To answer the optimization question. I would look into software design patterns and practice solving problems on websites like leetcode. They have answers to each of their code challenges that will show how some of these patterns are applied so you can see where and how they may be employed.
Best of luck!
Wanting to make your programs run more smoothly is a great goal! I think one of the best ways to think about this general problem of optimization is to recognize that software development is iterative. Your first solution isn't necessarily the best, and there's always room for improvement.
I love this quote because it emphasizes that writing software is a multi-stage process: "Make it work. Make it right. Make it fast."
Once you've "made it work", take some time to improve your solution. Try some of the suggestions in the next steps.
Tom recommends the following next steps:
It's a good start, I suggest you to take more online courses (like coursera, edx) about programming 101, then find out some real stuff to work on, practicing makes perfect.
Always think optimization, this will help you write effective codes. If you start developing this mindset in your daily life then when it comes to coding it will become natural way of thinking. Also, think about how much emphasis is on Artificial Intelligence (AI), so think of ways to code that are best understood by AI algorithms,.
Find some online programming challenges. If you like math, something like project Euler might be a fun thing to stretch your mind.
Specific to C++: Learn as much as you can about the Standard Library (STL) and the roadmap for the language. The annual conference for C++ typically has its materials/lectures available online for free, which is another great resource.
Fundamentals are a great start, but keep going! Find some challenging problems and create code to tackle it, things that push the limits of your knowledge. As you find solutions for these problems, you will gain better experience on how to optimise for common problems that come up again and again as you solve more complex problems. Some of these are optimising on threading, memory management, how you are reading inputs etc...
One example I had was a parsing tool that took 30 minutes to run, I was not happy with the time it took. So I looked into to what was causing it my first approach was to try to optimise by parallelising the task, this did not improve the time at all. Looking further into the code I found that the way I was opening and reading files was very inefficient adding a lot of wasted time to the code. This lead to a better understanding for myself of the way I should be looking for problems in the first place. The challenge is what drives me to learn and improve! Don't forget to research along the way, the programming world is very community driven!
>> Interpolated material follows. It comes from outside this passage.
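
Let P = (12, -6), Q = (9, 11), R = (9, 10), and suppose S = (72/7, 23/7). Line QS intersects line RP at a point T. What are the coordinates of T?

(21/2, 2)

Barycentric coordinates of S with respect to PQR: (3/7, 1/7, 3/7).
On side RP the Q-coordinate is zero; dropping S's Q-weight 1/7 and renormalizing the remaining 3/7 : 3/7 gives weights 1/2, 1/2 on R, P.
T = (1/2)·(9, 10) + (1/2)·(12, -6) = (21/2, 2).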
James recommends the following next steps:
As a new programmer you need to get experience with the common problems and errors you can find while programming. That experience can only be achieved by practising, so my recommendation is to start your own projects and spend some days trying to solve them.
I also find more interesting to get knowledge about best practices and patterns instead of focus in learning on specific programming language in deep. If you are only coding in one language, try to use something else. Java, Python, Node or Go are some of the more popular languages used in companies.